One of the classic tasks of computer vision is to detect faces. The first truly successful approach was outlined by Viola and Jones. They showed how a data driven approach using machine learning and hand selected features gave a new benchmark in accuracy while running quickly enough to be deployed in cameras. Dalal and Triggs improved upon this approach using a support vector machine (SVM) and histogram of oriented gradients (HOG) as image features. I will outline my implementation of this agorithm and share some results.

Image Representation

Many different approaches exist to represent images for efficient manipulation in tasks like recognition. Many of the hand selected features involve tallying image gradients. HOG features are no different. To find HOG features, you look at small chunks in an image and create a histogram of the gradients. When taken throughout the image, this gives a good approximating of the stucture of the image.

In my implementation, I used HOG cell of size 6, meaning each histogram was calculated over a 6x6 area. Smalled cell sizes can lead to greater accuracy, at the cost of computational time. Within each histogram, there 31 different directions, so the dimensionality of each cell is the cell size squared times 31.

Dilal Trigs Algorithm

Dilal Trigs uses the HOG features of various training images to "learn" what features correlate with faces and what features do not. Given enough data to train, a linear classifier can then be applied directly to the HOG features of a new image to determine if it contains a face.

In my implementation, I use an SVM to classify HOG features. For positive examples, I extract HOG features from images containing faces with HOG template size of 36 and HOG cell size of 6. For negative examples, I sample HOG features from images that do not contain faces. Given that these negative examples are images with various sizes, I randomly choose an image patch of size 36 to extract the HOG features from. For the SVM, I use a reguralization constant of lambda = 0.00006.

One of the nice things about this approach is that we can visualize the direction of gradients the SVM responds to at various places in an image. This represents the generic representation of a face. An image of the weights that my SVM learned are shown below. If you squint, you can see a vague outline of a face.

Learned Face Representation.

As a quick note, once trained, the SVM could classify everything in the training set with 100% accuracy as expected. As we'll see, it struggles a bit more with test set.

Detecting Faces

To detect faces, I use a sliding window approach at different scales to capture size differences.
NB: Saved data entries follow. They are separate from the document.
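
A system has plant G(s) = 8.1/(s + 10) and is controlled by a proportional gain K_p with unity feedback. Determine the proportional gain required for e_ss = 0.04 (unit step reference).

The loop is type 0, so e_ss(step) = 1/(1 + K_pos) with K_pos = K_p·G(0).
G(0) = 0.81. Require 1/(1 + K_p·0.81) = 0.04, so 1 + 0.81·K_p = 25.
K_p = (25 − 1)/0.81 = 29.6.

K_p = 29.6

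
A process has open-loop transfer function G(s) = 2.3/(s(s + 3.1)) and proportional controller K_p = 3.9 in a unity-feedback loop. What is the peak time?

T_p = 1.23 s

Closed-loop characteristic equation: s² + 3.1s + 8.97 = 0, so ω_n = 2.995 rad/s and ζ = 3.1/(2·2.995) = 0.5175.
Damped frequency ω_d = ω_n√(1−ζ²) = 2.563 rad/s, so peak time T_p = π/ω_d = 1.23 s.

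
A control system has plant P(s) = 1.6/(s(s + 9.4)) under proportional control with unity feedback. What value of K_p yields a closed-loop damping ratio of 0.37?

Closed-loop characteristic equation: s² + 9.4s + K_p·1.6 = 0.
So ω_n = √(1.6K_p) and 2ζω_n = 9.4, giving ζ = 9.4/(2√(1.6K_p)).
Setting ζ = 0.37: √(1.6K_p) = 9.4/(2·0.37) = 12.7, so K_p = 161.4/1.6 = 101.

K_p = 101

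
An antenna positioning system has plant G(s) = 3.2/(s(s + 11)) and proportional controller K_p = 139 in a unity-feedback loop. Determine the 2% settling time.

Closed-loop characteristic equation: s² + 11s + 444.8 = 0, so ω_n = 21.09 rad/s and ζ = 11/(2·21.09) = 0.2608.
2% settling time T_s ≈ 4/(ζω_n) = 4/5.5 = 0.727 s.

T_s ≈ 0.727 s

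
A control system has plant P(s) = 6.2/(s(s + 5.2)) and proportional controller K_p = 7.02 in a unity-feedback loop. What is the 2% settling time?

T_s ≈ 1.54 s

From 1 + K_pP(s) = 0: s² + 5.2s + 43.52 = 0 ⇒ ω_n = 6.597, ζ = 0.3941.
2% settling time T_s ≈ 4/(ζω_n) = 4/2.6 = 1.54 s.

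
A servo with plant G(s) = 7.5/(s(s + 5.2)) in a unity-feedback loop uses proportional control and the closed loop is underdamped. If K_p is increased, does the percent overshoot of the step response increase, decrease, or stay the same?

ζ = 5.2/(2√(7.5K_p)) decreases as K_p grows; lower damping means more overshoot.

increase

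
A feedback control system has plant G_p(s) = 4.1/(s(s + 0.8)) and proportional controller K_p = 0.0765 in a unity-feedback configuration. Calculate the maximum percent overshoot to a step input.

The closed-loop denominator s² + 0.8s + 0.3136 gives ω_n = √0.3136 = 0.56 and ζ = 0.8/(2ω_n) = 0.7142.
%OS = 100·exp(−πζ/√(1−ζ²)) = 100·exp(−π·0.7142/√0.4899) = 4.05%.

4.05%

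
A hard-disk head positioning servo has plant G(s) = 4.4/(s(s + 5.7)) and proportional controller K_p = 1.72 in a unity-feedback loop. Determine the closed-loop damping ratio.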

Specifically, I start at the smallest scale that allows the image to still contain a 36x36 template, and increment the scale by 0.05 until I reach the original scale of the image. At each scale, I slide a window of size 36x36 over the entire image, classifying that particular window according to its HOG features. Any window with confidence 0.95 or greater is kept as a window contaning a face.

Results

When trained over the CMU-MIT dataset, my implementation achieved an average precision of 0.876, as shown in the graph below. As expected the precision goes down considerably as recall increases, as the algorithm must consider more difficult matches in order to find all faces.
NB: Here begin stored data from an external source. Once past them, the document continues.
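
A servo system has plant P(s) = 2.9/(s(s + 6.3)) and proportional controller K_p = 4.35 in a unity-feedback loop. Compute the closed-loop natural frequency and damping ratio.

ω_n = 3.55 rad/s, ζ = 0.887

The closed-loop denominator is s(s+6.3) + 4.35·2.9 = s² + 6.3s + 12.61.
Matching s² + 2ζω_n s + ω_n²: ω_n = √12.61 = 3.552 rad/s and 2ζω_n = 6.3, so ζ = 6.3/(2·3.552) = 0.887.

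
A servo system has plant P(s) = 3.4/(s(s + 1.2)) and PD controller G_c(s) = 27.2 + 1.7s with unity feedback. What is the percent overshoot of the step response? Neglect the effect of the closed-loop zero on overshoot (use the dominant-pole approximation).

29.4%

Forward path: (27.2 + 1.7s)·3.4/(s(s+1.2)). The closed-loop characteristic equation is s² + (1.2 + 3.4·1.7)s + 3.4·27.2 = 0.
That is s² + 6.98s + 92.48 = 0, so ω_n = 9.617 rad/s and ζ = 6.98/(2·9.617) = 0.3629.
%OS = 100·exp(−πζ/√(1−ζ²)) = 29.4%.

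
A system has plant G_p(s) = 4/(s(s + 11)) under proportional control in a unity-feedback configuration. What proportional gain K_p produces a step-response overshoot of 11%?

From %OS = 100·exp(−πζ/√(1−ζ²)) = 11%, ζ = −ln(0.11)/√(π²+ln²(0.11)) = 0.5749.
Characteristic equation s² + 11s + 4K_p = 0 gives ζ = 11/(2√(4K_p)).
Setting ζ = 0.5749: √(4K_p) = 11/(2·0.5749) = 9.567, so K_p = 91.53/4 = 22.9.

K_p = 22.9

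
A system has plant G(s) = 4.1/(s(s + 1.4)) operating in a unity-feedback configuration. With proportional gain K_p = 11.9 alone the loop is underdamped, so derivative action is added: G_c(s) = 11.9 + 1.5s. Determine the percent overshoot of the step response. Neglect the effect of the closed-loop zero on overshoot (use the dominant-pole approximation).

Forward path: (11.9 + 1.5s)·4.1/(s(s+1.4)). The closed-loop characteristic equation is s² + (1.4 + 4.1·1.5)s + 4.1·11.9 = 0.
That is s² + 7.55s + 48.79 = 0, so ω_n = 6.985 rad/s and ζ = 7.55/(2·6.985) = 0.5404.
%OS = 100·exp(−πζ/√(1−ζ²)) = 13.3%.

13.3%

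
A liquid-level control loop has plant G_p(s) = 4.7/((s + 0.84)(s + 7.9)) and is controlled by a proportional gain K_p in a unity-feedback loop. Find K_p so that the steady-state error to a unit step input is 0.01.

K_p = 140

Steady-state error for a unit step on this type-0 loop is 1/(1 + K_p·G_p(0)).
G_p(0) = 0.7083. Require 1/(1 + K_p·0.7083) = 0.01, so 1 + 0.7083·K_p = 100.
K_p = (100 − 1)/0.7083 = 140.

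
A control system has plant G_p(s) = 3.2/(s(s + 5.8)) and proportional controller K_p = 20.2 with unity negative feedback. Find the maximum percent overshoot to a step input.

29.7%

The closed-loop denominator s² + 5.8s + 64.64 gives ω_n = √64.64 = 8.04 and ζ = 5.8/(2ω_n) = 0.3607.
%OS = 100·exp(−πζ/√(1−ζ²)) = 100·exp(−π·0.3607/√0.8699) = 29.7%.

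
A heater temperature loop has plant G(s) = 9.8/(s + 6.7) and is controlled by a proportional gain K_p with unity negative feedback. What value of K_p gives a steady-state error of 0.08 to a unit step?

For a type-0 loop with proportional control, e_ss = 1/(1 + K_p·G(0)).
G(0) = 1.463. Require 1/(1 + K_p·1.463) = 0.08, so 1 + 1.463·K_p = 12.5.
K_p = (12.5 − 1)/1.463 = 7.86.

K_p = 7.86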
Learned Face Representation.

In terms of qualitative performance, we can see that the algorithm does well in relatively optimal conditions. For the class photo, the algorithm easily detects all the faces, even those in the photo on the projector. The same can be said for the Star Trek crew and the individual woman. Where the algorithm seems to have trouble is in regions of high contrast. For instance, the badges of the star trek crew are seen as faces, along with wrinkles in the jeans of some students. A few people's hands and legs trick the algorithm as well. This makes sense, considering the algorithm only naively looks for regions with gradients roughly similar to those of faces.
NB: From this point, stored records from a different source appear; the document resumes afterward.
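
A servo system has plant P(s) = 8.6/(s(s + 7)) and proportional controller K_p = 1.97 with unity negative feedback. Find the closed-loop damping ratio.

ζ = 0.85

1 + K_p·P(s) = 0 gives s² + 7s + 16.94 = 0.
Matching s² + 2ζω_n s + ω_n²: ω_n = √16.94 = 4.116 rad/s and 2ζω_n = 7, so ζ = 7/(2·4.116) = 0.85.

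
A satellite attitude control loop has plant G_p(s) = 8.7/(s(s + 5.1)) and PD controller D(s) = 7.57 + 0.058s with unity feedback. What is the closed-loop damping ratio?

Forward path: (7.57 + 0.058s)·8.7/(s(s+5.1)). The closed-loop characteristic equation is s² + (5.1 + 8.7·0.058)s + 8.7·7.57 = 0.
That is s² + 5.605s + 65.86 = 0, so ω_n = 8.115 rad/s and ζ = 5.605/(2·8.115) = 0.3453.

ζ = 0.345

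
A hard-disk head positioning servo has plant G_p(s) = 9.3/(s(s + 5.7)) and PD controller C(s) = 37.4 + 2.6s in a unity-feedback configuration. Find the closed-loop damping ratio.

ζ = 0.801

Forward path: (37.4 + 2.6s)·9.3/(s(s+5.7)). The closed-loop characteristic equation is s² + (5.7 + 9.3·2.6)s + 9.3·37.4 = 0.
That is s² + 29.88s + 347.8 = 0, so ω_n = 18.65 rad/s and ζ = 29.88/(2·18.65) = 0.8011.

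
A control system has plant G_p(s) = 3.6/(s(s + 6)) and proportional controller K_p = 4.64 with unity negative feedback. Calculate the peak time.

T_p = 1.13 s

From 1 + K_pG_p(s) = 0: s² + 6s + 16.7 = 0 ⇒ ω_n = 4.087, ζ = 0.734.
Damped frequency ω_d = ω_n√(1−ζ²) = 2.776 rad/s, so peak time T_p = π/ω_d = 1.13 s.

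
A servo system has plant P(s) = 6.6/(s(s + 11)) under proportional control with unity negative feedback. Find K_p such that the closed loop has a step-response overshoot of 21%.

From %OS = 100·exp(−πζ/√(1−ζ²)) = 21%, ζ = −ln(0.21)/√(π²+ln²(0.21)) = 0.4449.
Characteristic equation s² + 11s + 6.6K_p = 0 gives ζ = 11/(2√(6.6K_p)).
Setting ζ = 0.4449: √(6.6K_p) = 11/(2·0.4449) = 12.36, so K_p = 152.8/6.6 = 23.2.

K_p = 23.2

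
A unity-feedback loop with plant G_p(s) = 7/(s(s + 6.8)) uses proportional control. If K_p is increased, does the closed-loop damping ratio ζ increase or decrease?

decrease

ζ = 6.8/(2√(7K_p)); increasing K_p raises the denominator, so ζ falls.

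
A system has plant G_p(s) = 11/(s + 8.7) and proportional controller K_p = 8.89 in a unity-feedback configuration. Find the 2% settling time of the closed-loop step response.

T_s ≈ 0.0376 s

Closed-loop transfer function: T(s) = K_p·G_p(s)/(1 + K_p·G_p(s)) = 97.79/(s + 8.7 + 97.79) = 97.79/(s + 106.5).
Time constant τ = 1/106.5 = 0.009391 s, so the 2% settling time is about 4τ = 0.0376 s.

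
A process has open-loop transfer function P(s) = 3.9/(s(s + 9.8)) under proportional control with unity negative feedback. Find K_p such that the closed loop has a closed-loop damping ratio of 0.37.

K_p = 45

Closed-loop characteristic equation: s² + 9.8s + K_p·3.9 = 0.
So ω_n = √(3.9K_p) and 2ζω_n = 9.8, giving ζ = 9.8/(2√(3.9K_p)).
Setting ζ = 0.37: √(3.9K_p) = 9.8/(2·0.37) = 13.24, so K_p = 175.4/3.9 = 45.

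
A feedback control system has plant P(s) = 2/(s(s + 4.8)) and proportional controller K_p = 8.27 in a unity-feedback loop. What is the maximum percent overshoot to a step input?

10.1%

From 1 + K_pP(s) = 0: s² + 4.8s + 16.54 = 0 ⇒ ω_n = 4.067, ζ = 0.5901.
%OS = 100·exp(−πζ/√(1−ζ²)) = 100·exp(−π·0.5901/√0.6518) = 10.1%.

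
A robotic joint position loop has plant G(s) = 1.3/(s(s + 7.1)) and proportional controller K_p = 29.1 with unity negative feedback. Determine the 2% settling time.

T_s ≈ 1.13 s

From 1 + K_pG(s) = 0: s² + 7.1s + 37.83 = 0 ⇒ ω_n = 6.151, ζ = 0.5772.
2% settling time T_s ≈ 4/(ζω_n) = 4/3.55 = 1.13 s.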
Dilal Trigs on the Class Photo.

Dilal Trigs on an Individual Woman.

Dilal Trigs on the Star Trek Crew.

To show some images which the algorithm doesn't do as well on, consider the same class photo, just under more difficult conditions, with students not looking directly at the camera or with some sort of object obscuring their face. While the algorithm still picks up some faces, many faces that are essentially unobstructed are now missed. This is because the template is not trained to be flexible and take into account occlusion or different angles of views. Similarly, in a lower resolution, the algorithm picks out many trivial regions of image intensity change as faces, even though these clearly bear little resemblance to a face.

Dilal Trigs on Hard Class Photo.

Dilal Trigs on Class 57.

Overall, the algorithm does a fine job under decent settings, but clearly needs further refinement to deal with more difficult scenarios.